Oh, absolutely. All of the "how do I load an enclave image, run it and
interact with it" bits need to be explained.
What I was saying above is that maybe code is easier to transfer that
than a .txt file that gets lost somewhere in the Documentation directory :).
I'm more than happy to hear of other suggestions though.
To answer the question though, the target file is in a newly invented
file format called "EIF" and it needs to be loaded at offset 0x800000 of
the address space donated to the enclave.
What is this EIF?
It's just a very dumb container format that has a trivial header, a
section with the bzImage and one to many sections of initramfs.
As mentioned earlier in this thread, it really is just "-kernel" and
"-initrd", packed into a single binary for transmission to the host.
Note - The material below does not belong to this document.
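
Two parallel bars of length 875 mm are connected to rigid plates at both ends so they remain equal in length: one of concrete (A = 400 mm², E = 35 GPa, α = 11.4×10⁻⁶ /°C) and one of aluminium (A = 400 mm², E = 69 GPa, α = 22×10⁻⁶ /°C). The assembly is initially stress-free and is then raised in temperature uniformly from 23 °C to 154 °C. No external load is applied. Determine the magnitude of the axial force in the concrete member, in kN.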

* a new Linux kernel format? If so, are there patches in flight to
compile Linux in this new format (and I would be surprised if they were
accepted, since we already have PVH as a standard way to boot
uncompressed Linux kernels)?
* a userspace binary (the CPL3 that Andra was referring to)? In that
case what is the rationale to prefer it over a statically linked ELF binary?
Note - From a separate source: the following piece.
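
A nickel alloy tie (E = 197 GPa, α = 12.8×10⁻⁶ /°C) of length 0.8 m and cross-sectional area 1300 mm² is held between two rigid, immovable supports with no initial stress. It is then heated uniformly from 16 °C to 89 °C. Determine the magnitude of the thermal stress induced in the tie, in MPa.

σ ≈ 184 MPa (compressive)

The supports are rigid, so the total axial strain is zero. The restrained thermal strain is ε = αΔT = 12.8×10⁻⁶ × 73 = 934.4×10⁻⁶.
The stress required to suppress this strain is σ = Eε = 197×10³ × 934.4×10⁻⁶ = 184.1 MPa, compressive since the tie is trying to expand.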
* something completely different like WebAssembly?
Again, I cannot provide a sensible review without explaining how to use
all this. I understand that Amazon needs to do part of the design
behind closed doors, but this seems to have the resulted in issues that
reminds me of Intel's SGX misadventures. If Amazon has designed NE in a
way that is incompatible with open standards, it's up to Amazon to fix
Oh, if there's anything that conflicts with open standards here, I would
love to hear it immediately. I do not believe in security by obscurity :).